Der Bassist von Deep Purple Roger Glover, der ehemalige Schlagzeuger der Babyshambles Adam Ficek und der Musiker Adam Ant studierenten schon an der Middlesex University, genauso wie später dann du …
… und es war eine fabelhafte Zeit. Ich habe so viele Menschen getroffen, die dieselbe Musik wie ich machen wollten, und konnte so in diese Szene eintreten. Ohne mein Studium wäre das für mich in einer Großstadt wie London ungleich schwieriger gewesen.
Als Bassistin spielst du die tiefen Töne – woher rührt deine Faszination daran?
Immer schon empfand ich höhere Töne etwa von Geige oder Klarinette als zu laut. Gerade auch charakterlich passen die tieferen Töne wesentlich besser zu mir – ich bin bodenständig und auch gerne im Hintergrund, halte die Gruppe zusammen, genauso wie der Bass in einer Band Melodie und Rhythmus zusammenhält. Klar, mit meiner Band stehe ich auch im Vordergrund, aber wir sind im Trio gleichberechtigt, es gibt keine Frontwoman und auf der Bühne fühlt es sich auch nicht so an, als stünde ich im Zentrum der Aufmerksamkeit.
„The Guardian“ zählt dein Album „Skylla” zu den zehn besten Jazzalben des vergangenen Jahres. Was macht es so besonders?
Das zu beurteilen, ist für mich natürlich nicht einfach, weil ich gar nicht objektiv sein kann. Häufig bekomme ich die Rückmeldung, dass der Sound so noch nie gehört worden sei – vor allem deshalb, weil ich viel durch Improvisation geschaffen habe. Drei Stimmen und ein elektrischer Bass, zudem verwende ich für den Bass bei jedem Song eine andere Tonart – auch das ist neu und unkonventionell.
Es fällt schwer, dein Album einem bestimmten Genre zuzuordnen – was hat dich inspiriert?
Nicht nur Musik beeinflusst mich, sondern auch die Erfahrungen, die ich mache, wo ich aufgewachsen bin. Kurioserweise meinten manche, sie würden in den Liedern die Alpen hören, was ich so gar nicht wahrnehme. Dabei ist die Natur für mich sicherlich eine wichtige Inspirationsquelle. Musikalisch inspirieren mich Jazz und Improvisationen, genauso wie mein Mitwirken in anderen Bands. Die Lieder für das Album sind auch improvisiert entstanden, der erste Song etwa nach einem Flug – ich habe einfach den Bass hervorgeholt, die Saiten waren verstimmt und ohne nachzudenken habe ich die Melodie kreiert. Im Grunde ist vieles zufällig entstanden, pur und rein.

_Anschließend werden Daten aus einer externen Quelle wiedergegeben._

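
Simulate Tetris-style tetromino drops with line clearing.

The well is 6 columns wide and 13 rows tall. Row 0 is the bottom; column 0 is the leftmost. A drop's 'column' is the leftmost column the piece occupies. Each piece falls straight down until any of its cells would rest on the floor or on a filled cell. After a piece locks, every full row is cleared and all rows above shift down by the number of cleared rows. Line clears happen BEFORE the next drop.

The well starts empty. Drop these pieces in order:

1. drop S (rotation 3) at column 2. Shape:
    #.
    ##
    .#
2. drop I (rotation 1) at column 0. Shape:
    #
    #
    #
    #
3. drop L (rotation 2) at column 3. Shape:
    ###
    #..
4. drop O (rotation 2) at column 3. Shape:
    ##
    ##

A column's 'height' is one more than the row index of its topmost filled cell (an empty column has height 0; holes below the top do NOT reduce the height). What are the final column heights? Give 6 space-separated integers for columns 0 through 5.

Answer: 4 0 3 6 6 4

Derivation:
Drop 1: S rot3 at col 2 lands with bottom-row=0; cleared 0 line(s) (total 0); column heights now [0 0 3 2 0 0], max=3
Drop 2: I rot1 at col 0 lands with bottom-row=0; cleared 0 line(s) (total 0); column heights now [4 0 3 2 0 0], max=4
Drop 3: L rot2 at col 3 lands with bottom-row=2; cleared 0 line(s) (total 0); column heights now [4 0 3 4 4 4], max=4
Drop 4: O rot2 at col 3 lands with bottom-row=4; cleared 0 line(s) (total 0); column heights now [4 0 3 6 6 4], max=6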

Kann es gelingen, mit Jazz ein breites Publikum anzusprechen?
Manche Jazzszenen sind vielleicht im Mainstream angekommen, aber Jazz ist ein sehr breitgefächerter Begriff und bedeutet für mich etwa Improvisation. In jedem Fall ist es ein Nischengenre, gerade auch weil es in Radio und Fernsehen mittlerweile nicht mehr sehr präsent ist.
Im Februar tourst du durch Großbritannien – schon aufgeregt?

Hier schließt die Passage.